Justiz

Für Impfpflicht und AfD-Verbot: CSU unterstützt SPD-Kandidatin für Verfassungsgericht

Frauke Brosius-Gersdorf soll nach Vorschlag der SPD Richterin am Verfassungsgericht werden. Die Personalie sorgt für Diskussionen.

Frauke Brosius-Gersdorf soll Richterin am Verfassungsgericht werden.
Frauke Brosius-Gersdorf soll Richterin am Verfassungsgericht werden.Britta Pedersen/dpa

Die anstehende Wahl der Verfassungsrichter sorgt weiterhin für Diskussionen. CSU-Landesgruppenchef Alexander Hoffmann hat nun die Unionsfraktion aufgefordert, trotz Vorbehalten die von der SPD vorgeschlagene Juristin Frauke Brosius-Gersdorf zu unterstützen.

„Bei den Richterwahlen für das Bundesverfassungsgericht geht es um die Handlungsfähigkeit unserer Demokratie“, sagte Hoffmann der Augsburger Allgemeinen vom Montag. Die Linkspartei forderte unterdessen angesichts ihrer voraussichtlich notwendigen Unterstützung bei der Wahl künftig ein Mitspracherecht bei der Kandidatenauswahl.

Brosius-Gersdorf: Diskussionen wegen Abtreibung und Impfpflicht

Im Bundestag sollen am Freitag drei neue Verfassungsrichterinnen und Verfassungsrichter gewählt werden. Für zwei von ihnen hat die SPD das Vorschlagsrecht, für einen die Union. CDU/CSU wollen den Richter am Bundesarbeitsgericht Günter Spinner vorschlagen, die SPD möchte die Rechtsprofessorinnen Brosius-Gersdorf und Ann-Katrin Kaufhold ins Rennen schicken. Der Wahlausschuss im Bundestag wollte die Kandidierenden am Montagabend nominieren.

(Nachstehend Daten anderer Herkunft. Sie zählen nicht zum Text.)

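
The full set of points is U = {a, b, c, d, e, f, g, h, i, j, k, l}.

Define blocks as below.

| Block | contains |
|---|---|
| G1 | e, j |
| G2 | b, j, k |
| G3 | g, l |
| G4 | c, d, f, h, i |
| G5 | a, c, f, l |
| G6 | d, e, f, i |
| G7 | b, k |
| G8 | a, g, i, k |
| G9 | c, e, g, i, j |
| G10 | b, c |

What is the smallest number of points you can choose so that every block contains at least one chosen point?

4

The 4 points {b, f, g, j} hit every block.
The blocks G1, G3, G4, G7 are pairwise disjoint, so any hitting set needs a separate point for each — at least 4. Hence 4 is optimal.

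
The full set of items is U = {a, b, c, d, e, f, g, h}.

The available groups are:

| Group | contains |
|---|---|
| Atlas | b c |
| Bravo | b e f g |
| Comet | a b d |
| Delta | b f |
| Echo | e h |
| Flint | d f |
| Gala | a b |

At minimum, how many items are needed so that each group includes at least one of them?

3

The 3 items {b, f, h} hit every group.
The groups Echo, Flint, Gala are pairwise disjoint, so any hitting set needs a separate item for each — at least 3. Hence 3 is optimal.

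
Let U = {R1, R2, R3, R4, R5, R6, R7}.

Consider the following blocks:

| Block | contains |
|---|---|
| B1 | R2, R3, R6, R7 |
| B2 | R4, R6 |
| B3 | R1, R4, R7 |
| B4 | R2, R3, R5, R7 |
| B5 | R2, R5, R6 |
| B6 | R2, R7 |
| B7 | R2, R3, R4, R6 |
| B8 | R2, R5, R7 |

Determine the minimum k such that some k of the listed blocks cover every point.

B3 and B4 and B7 together: B3 ∪ B4 ∪ B7 = {R1, R2, R3, R4, R5, R6, R7} — every point is covered.
Only B3 contains R1, so B3 is forced; the remaining 4 points need at least 2 more blocks (each remaining block adds at most 3) — so at least 3 blocks are needed, and 3 is optimal.

3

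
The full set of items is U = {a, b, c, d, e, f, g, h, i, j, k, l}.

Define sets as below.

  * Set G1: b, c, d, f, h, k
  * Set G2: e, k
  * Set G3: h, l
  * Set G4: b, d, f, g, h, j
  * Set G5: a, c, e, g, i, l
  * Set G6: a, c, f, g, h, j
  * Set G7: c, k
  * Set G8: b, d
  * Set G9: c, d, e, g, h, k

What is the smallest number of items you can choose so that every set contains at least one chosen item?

The 4 items {d, j, k, l} hit every set.
No choice of 3 items meets every set, so 4 is the minimum.

4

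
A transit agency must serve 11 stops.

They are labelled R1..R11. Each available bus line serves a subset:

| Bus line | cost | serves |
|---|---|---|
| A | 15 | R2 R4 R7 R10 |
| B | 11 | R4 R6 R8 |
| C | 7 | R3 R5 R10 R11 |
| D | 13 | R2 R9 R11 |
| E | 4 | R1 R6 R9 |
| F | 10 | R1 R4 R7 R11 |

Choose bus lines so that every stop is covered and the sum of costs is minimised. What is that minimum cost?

A, B, C, E together cover every stop (A ∪ B ∪ C ∪ E = {R1, R2, R3, R4, R5, R6, R7, R8, R9, R10, R11}); total cost 15 + 11 + 7 + 4 = 37.
No covering selection has total cost below 37.

37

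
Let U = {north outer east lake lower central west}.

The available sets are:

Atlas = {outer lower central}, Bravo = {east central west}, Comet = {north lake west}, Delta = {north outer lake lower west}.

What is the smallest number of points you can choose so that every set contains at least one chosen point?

2

Take H = {lower, west}. Each listed set contains at least one of these, so H is a hitting set of size 2.
The sets Atlas, Comet are pairwise disjoint, so any hitting set needs a separate point for each — at least 2. Hence 2 is optimal.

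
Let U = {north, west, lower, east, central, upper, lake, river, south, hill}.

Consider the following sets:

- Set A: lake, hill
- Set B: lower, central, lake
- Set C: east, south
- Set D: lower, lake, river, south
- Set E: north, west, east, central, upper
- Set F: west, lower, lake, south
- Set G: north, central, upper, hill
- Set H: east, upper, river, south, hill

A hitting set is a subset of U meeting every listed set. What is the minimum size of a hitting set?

3

Take T = {east, central, lake}. Each listed set contains at least one of these, so T is a hitting set of size 3.
No choice of 2 points meets every set, so 3 is the minimum.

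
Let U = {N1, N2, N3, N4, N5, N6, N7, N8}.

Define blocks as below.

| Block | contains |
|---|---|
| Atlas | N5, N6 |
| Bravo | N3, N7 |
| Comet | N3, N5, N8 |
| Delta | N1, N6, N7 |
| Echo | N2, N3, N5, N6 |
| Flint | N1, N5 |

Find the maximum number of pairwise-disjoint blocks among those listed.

Atlas, Bravo are pairwise disjoint (Atlas={N5,N6}; Bravo={N3,N7}).
Every remaining block overlaps one of these, and no 3 of the listed blocks are pairwise disjoint, so 2 is the maximum.

2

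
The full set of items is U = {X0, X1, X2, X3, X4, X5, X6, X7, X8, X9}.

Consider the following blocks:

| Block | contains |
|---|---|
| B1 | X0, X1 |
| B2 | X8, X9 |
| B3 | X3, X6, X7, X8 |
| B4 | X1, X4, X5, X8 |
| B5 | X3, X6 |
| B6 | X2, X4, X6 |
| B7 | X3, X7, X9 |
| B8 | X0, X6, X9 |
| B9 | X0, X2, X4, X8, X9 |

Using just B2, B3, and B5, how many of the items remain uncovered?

Union of B2, B3, B5 = {X3, X6, X7, X8, X9}.
Not covered: X0, X1, X2, X4, X5 — 5 items.

5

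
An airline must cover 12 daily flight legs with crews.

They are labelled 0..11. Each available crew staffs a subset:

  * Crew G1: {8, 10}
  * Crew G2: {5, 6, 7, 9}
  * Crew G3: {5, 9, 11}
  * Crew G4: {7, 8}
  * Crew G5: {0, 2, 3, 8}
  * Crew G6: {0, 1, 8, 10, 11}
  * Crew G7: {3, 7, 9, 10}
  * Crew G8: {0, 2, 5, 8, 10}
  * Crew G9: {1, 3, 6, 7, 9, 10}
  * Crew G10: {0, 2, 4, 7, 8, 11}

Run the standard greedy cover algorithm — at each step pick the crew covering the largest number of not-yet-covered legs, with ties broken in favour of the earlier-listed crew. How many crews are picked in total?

3

Greedy: pick G9 (covers 6 new) → pick G10 (covers 5 new) → pick G2 (covers 1 new). Total picks: 3.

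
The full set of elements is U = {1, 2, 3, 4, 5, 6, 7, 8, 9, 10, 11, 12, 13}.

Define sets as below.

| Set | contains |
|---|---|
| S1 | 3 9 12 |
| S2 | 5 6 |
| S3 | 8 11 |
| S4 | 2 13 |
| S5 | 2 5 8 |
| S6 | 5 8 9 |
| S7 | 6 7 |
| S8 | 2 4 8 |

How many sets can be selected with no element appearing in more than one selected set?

S1, S3, S4, S7 are pairwise disjoint (S1={3,9,12}; S3={8,11}; S4={2,13}; S7={6,7}).
Every remaining set overlaps one of these, and no 5 of the listed sets are pairwise disjoint, so 4 is the maximum.

4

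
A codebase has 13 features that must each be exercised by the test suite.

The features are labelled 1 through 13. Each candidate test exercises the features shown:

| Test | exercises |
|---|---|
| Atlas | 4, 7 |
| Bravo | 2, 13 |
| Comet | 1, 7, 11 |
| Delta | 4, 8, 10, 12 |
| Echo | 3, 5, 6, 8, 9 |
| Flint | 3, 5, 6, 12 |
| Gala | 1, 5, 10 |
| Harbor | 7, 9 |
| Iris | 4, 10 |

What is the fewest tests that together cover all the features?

Bravo and Comet and Delta and Echo together: Bravo ∪ Comet ∪ Delta ∪ Echo = {1, 2, 3, 4, 5, 6, 7, 8, 9, 10, 11, 12, 13} — every feature is covered.
Only Bravo contains 2, so Bravo is forced; the remaining 11 features need at least 3 more tests (each remaining test adds at most 5) — so at least 4 tests are needed, and 4 is optimal.

4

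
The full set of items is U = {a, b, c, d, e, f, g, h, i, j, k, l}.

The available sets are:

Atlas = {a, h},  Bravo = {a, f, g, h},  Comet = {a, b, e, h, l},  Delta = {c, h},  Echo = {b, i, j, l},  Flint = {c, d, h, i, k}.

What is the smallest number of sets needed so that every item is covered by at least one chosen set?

Bravo and Comet and Echo and Flint together: Bravo ∪ Comet ∪ Echo ∪ Flint = {a, b, c, d, e, f, g, h, i, j, k, l} — every item is covered.
No 3 of the 6 sets cover everything (all 20 combinations miss at least one item), so 4 is optimal.

4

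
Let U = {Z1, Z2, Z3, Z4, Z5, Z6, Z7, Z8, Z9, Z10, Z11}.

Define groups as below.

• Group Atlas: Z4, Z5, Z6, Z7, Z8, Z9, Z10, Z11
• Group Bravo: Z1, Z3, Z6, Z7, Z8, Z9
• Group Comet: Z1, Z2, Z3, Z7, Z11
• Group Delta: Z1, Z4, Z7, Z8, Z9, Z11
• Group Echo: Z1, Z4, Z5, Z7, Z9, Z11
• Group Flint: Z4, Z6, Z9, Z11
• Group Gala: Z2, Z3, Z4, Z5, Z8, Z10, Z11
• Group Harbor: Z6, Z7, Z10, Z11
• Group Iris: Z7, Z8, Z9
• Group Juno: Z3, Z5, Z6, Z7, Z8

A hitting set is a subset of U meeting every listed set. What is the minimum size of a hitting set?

2

Take H = {Z8, Z11}. Each listed group contains at least one of these, so H is a hitting set of size 2.
No single element lies in every group, so at least 2 are needed and 2 is optimal.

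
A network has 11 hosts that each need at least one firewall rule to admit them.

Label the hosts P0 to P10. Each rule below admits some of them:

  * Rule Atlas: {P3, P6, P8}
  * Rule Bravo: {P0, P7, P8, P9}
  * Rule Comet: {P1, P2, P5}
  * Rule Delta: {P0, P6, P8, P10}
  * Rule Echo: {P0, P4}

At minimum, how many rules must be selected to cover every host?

Atlas and Bravo and Comet and Delta and Echo together: Atlas ∪ Bravo ∪ Comet ∪ Delta ∪ Echo = {P0, P1, P2, P3, P4, P5, P6, P7, P8, P9, P10} — every host is covered.
No 4 of the 5 rules cover everything (all 5 combinations miss at least one host), so 5 is optimal.

5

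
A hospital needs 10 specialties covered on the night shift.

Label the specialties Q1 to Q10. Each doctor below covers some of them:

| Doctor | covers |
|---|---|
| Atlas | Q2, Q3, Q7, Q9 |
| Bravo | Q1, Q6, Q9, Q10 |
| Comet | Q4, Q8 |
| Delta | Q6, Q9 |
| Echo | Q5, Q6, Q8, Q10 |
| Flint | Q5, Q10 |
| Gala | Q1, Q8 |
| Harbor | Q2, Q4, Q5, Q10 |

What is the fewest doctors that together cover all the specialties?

4

Take {Atlas, Bravo, Comet, Harbor}. Their union is {Q1, Q2, Q3, Q4, Q5, Q6, Q7, Q8, Q9, Q10}, which is all 10 specialties.
No 3 of the 8 doctors cover everything (all 56 combinations miss at least one specialty), so 4 is optimal.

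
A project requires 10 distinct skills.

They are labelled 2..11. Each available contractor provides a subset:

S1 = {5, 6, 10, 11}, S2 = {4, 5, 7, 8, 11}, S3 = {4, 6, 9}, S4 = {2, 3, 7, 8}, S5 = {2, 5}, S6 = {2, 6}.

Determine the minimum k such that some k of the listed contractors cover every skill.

Take {S1, S3, S4}. Their union is {2, 3, 4, 5, 6, 7, 8, 9, 10, 11}, which is all 10 skills.
Only S4 contains 3, so S4 is forced; the remaining 6 skills need at least 2 more contractors (each remaining contractor adds at most 4) — so at least 3 contractors are needed, and 3 is optimal.

3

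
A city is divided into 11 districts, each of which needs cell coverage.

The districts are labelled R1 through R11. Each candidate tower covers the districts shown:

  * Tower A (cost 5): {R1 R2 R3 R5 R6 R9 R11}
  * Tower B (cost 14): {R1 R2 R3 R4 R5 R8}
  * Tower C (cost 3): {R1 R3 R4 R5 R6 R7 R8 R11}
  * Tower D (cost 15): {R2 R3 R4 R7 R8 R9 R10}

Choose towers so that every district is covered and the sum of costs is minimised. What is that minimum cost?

18

C, D together cover every district (C ∪ D = {R1, R2, R3, R4, R5, R6, R7, R8, R9, R10, R11}); total cost 3 + 15 = 18.
The greedy pick C, A, D costs 23; no covering selection beats 18.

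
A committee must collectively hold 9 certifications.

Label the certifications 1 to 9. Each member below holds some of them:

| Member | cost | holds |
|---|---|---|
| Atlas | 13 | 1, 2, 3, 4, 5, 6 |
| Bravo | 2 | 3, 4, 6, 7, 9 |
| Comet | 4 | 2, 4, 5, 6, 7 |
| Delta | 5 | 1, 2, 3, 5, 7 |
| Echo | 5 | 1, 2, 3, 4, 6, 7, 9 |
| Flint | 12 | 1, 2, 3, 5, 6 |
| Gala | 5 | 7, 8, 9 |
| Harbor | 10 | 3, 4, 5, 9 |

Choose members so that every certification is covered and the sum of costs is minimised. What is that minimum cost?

12

Bravo, Delta, Gala together cover every certification (Bravo ∪ Delta ∪ Gala = {1, 2, 3, 4, 5, 6, 7, 8, 9}); total cost 2 + 5 + 5 = 12.
No covering selection has total cost below 12.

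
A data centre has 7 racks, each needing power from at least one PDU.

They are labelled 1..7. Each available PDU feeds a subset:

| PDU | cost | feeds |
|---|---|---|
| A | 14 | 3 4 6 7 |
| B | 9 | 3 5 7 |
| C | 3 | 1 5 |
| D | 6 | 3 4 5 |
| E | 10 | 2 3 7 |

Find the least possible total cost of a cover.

A, C, E together cover every rack (A ∪ C ∪ E = {1, 2, 3, 4, 5, 6, 7}); total cost 14 + 3 + 10 = 27.
The greedy pick C, D, E, A costs 33; no covering selection beats 27.

27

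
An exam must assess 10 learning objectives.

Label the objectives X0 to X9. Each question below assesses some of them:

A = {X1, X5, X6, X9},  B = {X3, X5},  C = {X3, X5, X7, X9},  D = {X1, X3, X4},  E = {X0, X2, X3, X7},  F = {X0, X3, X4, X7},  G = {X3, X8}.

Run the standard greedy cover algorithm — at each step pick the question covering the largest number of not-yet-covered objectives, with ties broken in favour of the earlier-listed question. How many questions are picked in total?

4

Greedy: pick A (covers 4 new) → pick E (covers 4 new) → pick D (covers 1 new) → pick G (covers 1 new). Total picks: 4.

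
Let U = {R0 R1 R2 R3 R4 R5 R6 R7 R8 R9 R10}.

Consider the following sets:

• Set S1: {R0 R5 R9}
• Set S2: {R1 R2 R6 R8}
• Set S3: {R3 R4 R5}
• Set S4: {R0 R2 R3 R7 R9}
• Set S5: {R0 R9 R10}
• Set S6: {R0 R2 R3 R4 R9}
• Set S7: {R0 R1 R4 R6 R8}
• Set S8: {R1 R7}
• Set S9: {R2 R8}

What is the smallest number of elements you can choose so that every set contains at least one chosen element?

The 4 elements {R1, R4, R8, R9} hit every set.
The sets S3, S5, S8, S9 are pairwise disjoint, so any hitting set needs a separate element for each — at least 4. Hence 4 is optimal.

4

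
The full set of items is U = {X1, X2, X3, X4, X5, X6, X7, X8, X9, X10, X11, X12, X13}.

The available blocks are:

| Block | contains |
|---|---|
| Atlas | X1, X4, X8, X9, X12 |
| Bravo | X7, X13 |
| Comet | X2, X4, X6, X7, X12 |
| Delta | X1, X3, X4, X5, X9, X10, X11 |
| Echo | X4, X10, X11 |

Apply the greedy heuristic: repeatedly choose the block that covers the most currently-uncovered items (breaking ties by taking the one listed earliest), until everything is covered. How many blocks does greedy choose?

Greedy: pick Delta (covers 7 new) → pick Comet (covers 4 new) → pick Atlas (covers 1 new) → pick Bravo (covers 1 new). Total picks: 4.

4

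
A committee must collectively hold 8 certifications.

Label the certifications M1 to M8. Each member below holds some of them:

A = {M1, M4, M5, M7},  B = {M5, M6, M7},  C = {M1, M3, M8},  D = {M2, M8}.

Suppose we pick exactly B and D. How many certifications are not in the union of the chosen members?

3

Union of B, D = {M2, M5, M6, M7, M8}.
Not covered: M1, M3, M4 — 3 certifications.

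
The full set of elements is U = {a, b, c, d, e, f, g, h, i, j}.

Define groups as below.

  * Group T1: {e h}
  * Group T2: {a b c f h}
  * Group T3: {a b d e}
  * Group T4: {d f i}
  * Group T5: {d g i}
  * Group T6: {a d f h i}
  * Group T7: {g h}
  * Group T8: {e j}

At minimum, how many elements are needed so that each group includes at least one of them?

3

Take T = {e, h, i}. Each listed group contains at least one of these, so T is a hitting set of size 3.
The groups T4, T7, T8 are pairwise disjoint, so any hitting set needs a separate element for each — at least 3. Hence 3 is optimal.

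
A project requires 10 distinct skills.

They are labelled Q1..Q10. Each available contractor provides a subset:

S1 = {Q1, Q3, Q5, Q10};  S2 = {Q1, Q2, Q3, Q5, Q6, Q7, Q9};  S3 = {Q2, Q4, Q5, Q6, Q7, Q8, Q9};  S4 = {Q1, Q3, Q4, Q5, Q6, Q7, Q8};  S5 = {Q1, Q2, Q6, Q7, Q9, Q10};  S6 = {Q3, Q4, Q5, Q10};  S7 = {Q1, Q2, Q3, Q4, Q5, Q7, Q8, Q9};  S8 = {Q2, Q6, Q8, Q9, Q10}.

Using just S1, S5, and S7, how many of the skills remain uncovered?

0

Union of S1, S5, S7 = {Q1, Q2, Q3, Q4, Q5, Q6, Q7, Q8, Q9, Q10} — that's every skill, so 0 are uncovered.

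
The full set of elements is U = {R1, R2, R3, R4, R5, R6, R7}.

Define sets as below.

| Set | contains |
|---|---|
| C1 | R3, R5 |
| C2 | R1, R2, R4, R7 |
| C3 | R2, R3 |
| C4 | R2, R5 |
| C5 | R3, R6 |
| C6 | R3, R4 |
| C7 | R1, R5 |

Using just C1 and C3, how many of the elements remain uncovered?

Union of C1, C3 = {R2, R3, R5}.
Not covered: R1, R4, R6, R7 — 4 elements.

4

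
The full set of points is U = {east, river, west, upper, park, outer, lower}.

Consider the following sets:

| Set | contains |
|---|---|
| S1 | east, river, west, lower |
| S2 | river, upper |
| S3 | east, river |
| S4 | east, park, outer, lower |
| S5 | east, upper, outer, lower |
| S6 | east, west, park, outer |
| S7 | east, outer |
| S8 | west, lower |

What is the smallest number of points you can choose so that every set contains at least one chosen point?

The 3 points {river, west, outer} hit every set.
The sets S2, S7, S8 are pairwise disjoint, so any hitting set needs a separate point for each — at least 3. Hence 3 is optimal.

3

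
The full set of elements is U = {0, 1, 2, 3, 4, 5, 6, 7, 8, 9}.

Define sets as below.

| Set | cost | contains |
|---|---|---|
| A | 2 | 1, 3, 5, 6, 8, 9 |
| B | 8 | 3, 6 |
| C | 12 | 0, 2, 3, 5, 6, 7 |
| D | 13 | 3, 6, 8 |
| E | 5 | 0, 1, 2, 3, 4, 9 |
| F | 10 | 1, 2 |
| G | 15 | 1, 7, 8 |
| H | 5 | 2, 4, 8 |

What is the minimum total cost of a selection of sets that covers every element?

19

A, C, H together cover every element (A ∪ C ∪ H = {0, 1, 2, 3, 4, 5, 6, 7, 8, 9}); total cost 2 + 12 + 5 = 19.
No covering selection has total cost below 19.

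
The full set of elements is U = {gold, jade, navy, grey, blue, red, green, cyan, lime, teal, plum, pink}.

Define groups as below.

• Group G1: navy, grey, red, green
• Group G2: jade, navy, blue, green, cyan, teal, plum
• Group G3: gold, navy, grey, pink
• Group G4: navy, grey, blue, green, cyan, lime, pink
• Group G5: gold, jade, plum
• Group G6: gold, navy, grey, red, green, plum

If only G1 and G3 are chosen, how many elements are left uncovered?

Union of G1, G3 = {gold, navy, grey, red, green, pink}.
Not covered: jade, blue, cyan, lime, teal, plum — 6 elements.

6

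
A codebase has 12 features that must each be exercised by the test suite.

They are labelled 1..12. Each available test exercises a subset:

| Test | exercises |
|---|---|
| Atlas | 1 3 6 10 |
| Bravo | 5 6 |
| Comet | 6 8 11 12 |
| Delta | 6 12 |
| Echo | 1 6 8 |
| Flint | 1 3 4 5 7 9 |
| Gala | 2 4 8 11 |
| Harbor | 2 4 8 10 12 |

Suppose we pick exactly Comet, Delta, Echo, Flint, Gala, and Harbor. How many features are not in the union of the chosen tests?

0

Union of Comet, Delta, Echo, Flint, Gala, Harbor = {1, 2, 3, 4, 5, 6, 7, 8, 9, 10, 11, 12} — that's every feature, so 0 are uncovered.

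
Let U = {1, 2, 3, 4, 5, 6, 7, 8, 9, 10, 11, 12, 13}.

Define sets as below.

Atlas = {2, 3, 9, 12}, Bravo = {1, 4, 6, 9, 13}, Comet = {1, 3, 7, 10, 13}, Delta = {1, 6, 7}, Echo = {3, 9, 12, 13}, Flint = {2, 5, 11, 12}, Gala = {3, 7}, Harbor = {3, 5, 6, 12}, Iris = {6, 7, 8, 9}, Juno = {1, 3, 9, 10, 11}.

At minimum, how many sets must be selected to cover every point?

4

Bravo, Comet, Flint, and Iris cover everything between them: the union {1, 2, 3, 4, 5, 6, 7, 8, 9, 10, 11, 12, 13} is all of U.
Only Iris contains 8, so Iris is forced; the remaining 9 points need at least 3 more sets (each remaining set adds at most 4) — so at least 4 sets are needed, and 4 is optimal.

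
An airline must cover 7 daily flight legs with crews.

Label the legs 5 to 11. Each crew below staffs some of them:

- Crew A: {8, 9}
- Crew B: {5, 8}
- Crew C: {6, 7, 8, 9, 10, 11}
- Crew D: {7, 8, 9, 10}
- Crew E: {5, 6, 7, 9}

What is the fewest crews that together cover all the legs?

2

Take {C, E}. Their union is {5, 6, 7, 8, 9, 10, 11}, which is all 7 legs.
No single crew has all 7 legs (the largest, C, has 6), so 2 is optimal.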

In der Unionsfraktion gibt es jedoch Vorbehalte gegen die Juraprofessorin Brosius-Gersdorf. Dabei geht es Medienberichten zufolge unter anderem um ihre Positionierung zur Reform des Abtreibungsrechts. Unionsvertreter sehen demnach zudem kritisch, dass sich die Juristin gegen die bisherige Rechtsprechung des Verfassungsgerichts zum Tragen des muslimischen Kopftuches im Staatsdienst gestellt habe.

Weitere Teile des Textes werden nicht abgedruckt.